Sonntags wurde ich gegen sechs Uhr wach, da die Deutschen
lautstark die Wohnung betraten und Lärm machten. Ich konnte nicht mehr schlafen
und las deshalb mein FMA-Buch fertig. Ich hab keinen Plan, was ich daraus für
ein Arbeitsthema herleiten soll. Egal, vorerst verdrängen. Da es total schönes
Wetter war, ging ich nach dem Frühstück in die Stadt, wo ich bei Monoprix
zufälligerweise eine Kollegin traf. Sie war leider etwas krank, sowieso sind
hier alle irgendwie krank im Moment. Auch die Deutschen, die da waren, hatten
sich übelst erkältet. Danach ging ich zu McDonalds (in der Schweiz werde ich
nie mehr zu McDonalds gehen, ich kanns schon jetzt kaum mehr ertragen, diesen
Food zu essen) und dann an den Strand. Dort sonnte ich mich eine Weile, aber es
war viel zu heiss und hatte nirgends Schatten, worauf ich ein wenig spazieren
ging. Prompt quatschte mich ein Typ an. Er sprach undeutlich und ich musste
immer nachfragen, da ich keinen Plan hatte, was der so von sich gab. „Machst du
Fotos?“, wollte er wissen „Ja.“ (Das sieht man doch, du Pfeife.) Jedenfalls
laberte er mich voll und ich Idiotin hab ihn nicht schnell genug abhängen
können. Er wollte mit mir was unternehmen und was essen gehen, aber ich wollte
das natürlich nicht. Auf mein „Ich bin nicht interessiert“ ging er gar nicht
erst ein und war total beleidigt, als ich ihm dann deutlich zu verstehen gab,
dass ich nix von ihm wollte. Ugh, die Männerwelt ist echt eine komische
Spezies…
Ich beschloss dann spontan, nochmals nach Villefranche-sur-mer
zu fahren, weil ich den Strand dort so mag. Also fuhr ich kurz nachhause, um
meine Wasserflaschen aufzufüllen und etwas Kleines zu essen. Auf dem Weg dahin
lief ich an einem Kosmetikstudio vorbei und wurde wieder angequatscht. Eine
junge Frau – gut, die war bestimmt nur ein Jahr älter als ich – schmierte mir
eine Creme auf die Hand und laberte los, als gäbe es einen Preis für
Schnellsprecher zu gewinnen. Dann fragte sie mich, was ich denn so für
Pflegeprodukte brauche. Da sie so schnell und undeutlich sprach und ich noch
einen Kopfhörer drin hatte, verstand ich, „Wie alt sind Sie?“ und antwortete
mit „J’ai vingt ans.“ Einen kurzen Moment schaute sie mich verwirrt an,
wiederholte dann die Frage nochmals. Upsi, das war mir peinlich, aber ich schob
es auf den Kopfhörer. Sie lockte mich in den Laden, offenbar hatte sie immer
noch nicht gecheckt, dass ich keine Französin war, denn sie plauderte munter
weiter, während sie mir Meersalz und ein komisches Öl auf die Hände schmierte.

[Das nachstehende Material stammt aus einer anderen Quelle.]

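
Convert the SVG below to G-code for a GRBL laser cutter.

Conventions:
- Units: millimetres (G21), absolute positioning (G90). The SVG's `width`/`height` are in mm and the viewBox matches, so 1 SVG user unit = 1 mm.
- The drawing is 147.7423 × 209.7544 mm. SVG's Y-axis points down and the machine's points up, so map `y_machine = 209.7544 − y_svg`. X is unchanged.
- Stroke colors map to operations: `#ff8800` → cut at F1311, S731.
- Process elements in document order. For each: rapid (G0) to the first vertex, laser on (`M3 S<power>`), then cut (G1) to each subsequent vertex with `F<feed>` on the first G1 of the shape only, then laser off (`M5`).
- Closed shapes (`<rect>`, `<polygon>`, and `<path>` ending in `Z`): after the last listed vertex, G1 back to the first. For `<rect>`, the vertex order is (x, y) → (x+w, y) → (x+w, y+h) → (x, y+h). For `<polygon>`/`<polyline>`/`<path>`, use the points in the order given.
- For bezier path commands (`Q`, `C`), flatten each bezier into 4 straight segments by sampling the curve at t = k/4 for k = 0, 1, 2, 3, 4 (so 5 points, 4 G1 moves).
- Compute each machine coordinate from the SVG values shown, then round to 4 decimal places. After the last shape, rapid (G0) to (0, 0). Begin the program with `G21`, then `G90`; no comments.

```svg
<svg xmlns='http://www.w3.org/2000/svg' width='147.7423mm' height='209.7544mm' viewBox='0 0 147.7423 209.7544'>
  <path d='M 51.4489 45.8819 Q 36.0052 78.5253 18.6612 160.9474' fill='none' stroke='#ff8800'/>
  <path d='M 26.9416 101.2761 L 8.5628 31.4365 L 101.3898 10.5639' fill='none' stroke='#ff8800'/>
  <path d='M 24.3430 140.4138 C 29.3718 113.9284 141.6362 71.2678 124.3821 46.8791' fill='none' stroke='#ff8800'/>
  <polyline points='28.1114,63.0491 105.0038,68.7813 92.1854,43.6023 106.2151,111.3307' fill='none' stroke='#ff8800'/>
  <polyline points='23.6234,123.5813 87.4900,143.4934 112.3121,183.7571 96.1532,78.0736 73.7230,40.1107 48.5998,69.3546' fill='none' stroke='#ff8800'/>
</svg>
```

1 u = 1 mm; y_m = 209.7544 − y.

[1] `<path>` quadratic bezier, #ff8800→cut S731 F1311: (51.4489,163.8725) → (43.6083,144.4396) → (35.5301,118.7844) → (27.2144,86.9069) → (18.6612,48.8070)

[2] `<path>` open polyline, #ff8800→cut S731 F1311: (26.9416,108.4783) → (8.5628,178.3179) → (101.3898,199.1905)

[3] `<path>` cubic bezier, #ff8800→cut S731 F1311: (24.3430,69.3406) → (44.5220,91.6993) → (82.7186,116.8942) → (116.7372,141.6960) → (124.3821,162.8753)

[4] `<polyline>` open polyline, #ff8800→cut S731 F1311: (28.1114,146.7053) → (105.0038,140.9731) → (92.1854,166.1521) → (106.2151,98.4237)

[5] `<polyline>` open polyline, #ff8800→cut S731 F1311: (23.6234,86.1731) → (87.4900,66.2610) → (112.3121,25.9973) → (96.1532,131.6808) → (73.7230,169.6437) → (48.5998,140.3998)

G21
G90
G0 X51.4489 Y163.8725
M3 S731
G1 X43.6083 Y144.4396 F1311
G1 X35.5301 Y118.7844
G1 X27.2144 Y86.9069
G1 X18.6612 Y48.8070
M5
G0 X26.9416 Y108.4783
M3 S731
G1 X8.5628 Y178.3179 F1311
G1 X101.3898 Y199.1905
M5
G0 X24.3430 Y69.3406
M3 S731
G1 X44.5220 Y91.6993 F1311
G1 X82.7186 Y116.8942
G1 X116.7372 Y141.6960
G1 X124.3821 Y162.8753
M5
G0 X28.1114 Y146.7053
M3 S731
G1 X105.0038 Y140.9731 F1311
G1 X92.1854 Y166.1521
G1 X106.2151 Y98.4237
M5
G0 X23.6234 Y86.1731
M3 S731
G1 X87.4900 Y66.2610 F1311
G1 X112.3121 Y25.9973
G1 X96.1532 Y131.6808
G1 X73.7230 Y169.6437
G1 X48.5998 Y140.3998
M5
G0 X0.0000 Y0.0000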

Ich verstand nur die Hälfte und war froh, als ich wieder abhauen konnte. Die
redete zweimal so schnell wie ich! Und bestimmt auch zweimal so undeutlich!
Als ich am Bahnhof ankam, verpasste ich den Zug nach Villefranche-sur-mer
um eine Minute. Genervt stellte ich fest, dass ich noch 40 Minuten warten
musste, bis der nächste TER kam. Ich kaufte mir eine ELLE und war mit dem
Entwerten des Zugbillets noch eine Weile beschäftigt – diese SNCF-Entwerter
sind mir echt zu komisch – oder ich bin einfach zu verpeilt dafür. Ich bin mir
nie sicher, ob mein Ticket auch wirklich entwertet wurde oder nicht. Ugh,
Franzosen, warum macht ihr alles so kompliziert? Und warum muss ich mein
Tramabo jedes Mal, wenn ich einsteige, entwerten? Warum?? Das ist nervig und
kostet Zeit und Platz im Tram. Ich hoffe, die Schweiz führt sowas nie ein. Um
15:41 war ich in Villefranche und suchte mir einen guten Platz am Strand.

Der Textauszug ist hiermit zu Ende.